[ previous ] [ next ] [ threads ]
 From:  Chris Buechler <cbuechler at gmail dot com>
 Cc:  M0n0Wall ML <m0n0wall at lists dot m0n0 dot ch>
 Subject:  Re: [m0n0wall] High CPU usage
 Date:  Sat, 19 Nov 2005 13:04:43 -0500
On 11/18/05, Lee Sharp <leesharp at hal dash pc dot org> wrote:
> >
> What about the issue with remote firmware upgrades on 64 meg machines?

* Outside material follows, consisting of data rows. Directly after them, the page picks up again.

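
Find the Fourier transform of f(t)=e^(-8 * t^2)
The Fourier transform of a Gaussian e^(-a * t^2) is sqrt(pi/a) * e^(-omega^2/(4a)).
With a=8: F(omega)=sqrt(pi/8) * e^(-omega^2/32)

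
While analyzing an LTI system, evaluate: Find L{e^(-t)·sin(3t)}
First shifting: L{e^(at)f(t)} = F(s-a)
L{sin(3t)} = 3/(s² + 9)
Shift: 3/((s + 1)² + 9)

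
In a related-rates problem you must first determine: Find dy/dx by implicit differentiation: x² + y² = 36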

the only person that actually replied back to Manuel with debug info
on the upgrade failures said they had 64 MB, but really had 32 MB.  I
don't know of any confirmed upgrade problems due to lack of RAM with
64 MB.

> And
> it seems that low memory machines using traffic shaping were the ones
> locking up recently...

many had a lot more too though.  running out of RAM won't make the
machine lock up, it'll make services crash due to no available memory
and no swap.  core routing/NATing/firewalling will continue

> When is extra memory "nice" to have and when is it
> critical?  And what is a good memory footprint?

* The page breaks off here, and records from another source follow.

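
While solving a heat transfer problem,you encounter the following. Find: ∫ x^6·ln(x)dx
By parts: u=ln(x), dv=x^6 dx
du=1/x dx, v=x^7/7
=x^7·ln(x)/7 - ∫ x^6/7 dx
=x^7·ln(x)/7 - x^7/49 + C

Answer: x^7(ln(x)/7 - 1/49) + C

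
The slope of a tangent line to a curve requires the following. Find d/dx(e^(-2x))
Chain rule: d/dx[e^u]=e^u · u' where u=-2x
u'=-2

Answer: -2·e^(-2x)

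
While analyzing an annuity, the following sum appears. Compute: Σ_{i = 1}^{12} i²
Using formula: Σ i^2 = n(n + 1)(2n + 1)/6 = 12·13·25/6 = 650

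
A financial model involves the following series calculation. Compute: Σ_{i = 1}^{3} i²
Using formula: Σ i^2=n(n+1)(2n+1)/6=3·4·7/6=14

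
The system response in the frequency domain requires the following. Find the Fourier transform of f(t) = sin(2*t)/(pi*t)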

1.2's racoon seems to have memory leaks under certain circumstances
for certain people.  I've never experienced them, but some have posted
info where it was using up way too much memory.  Others seem to have
reported issues with captive portal using only 64 MB.  I think all the
memory issues as of late are due to memory leaks, since nothing now is
significantly different than it was in earlier 1.2 betas or 1.1.

64 MB is sufficient for basically any install.  I run virtually every
feature, and never exceed 50% RAM use with 64 MB.  Quite a few people
ran pre-1.2 versions on 32 MB, just couldn't upgrade, and I know of
several that couldn't use IPsec.

From some off list discussion with Manuel for the sake of the
documentation, he also didn't think there were many, if any
circumstances where the stock image should use more than 64 MB.

Numerous IPsec connections (maybe 15-20+ simultaneous) may eat up
enough that you wouldn't be able to upgrade with 64 MB.  Big captive
portal deployments, and big DHCP deployments may take up more (talking
100+ users).  I don't recall any other situations where a legit need
(rather than memory leaks with 1.2) required more memory.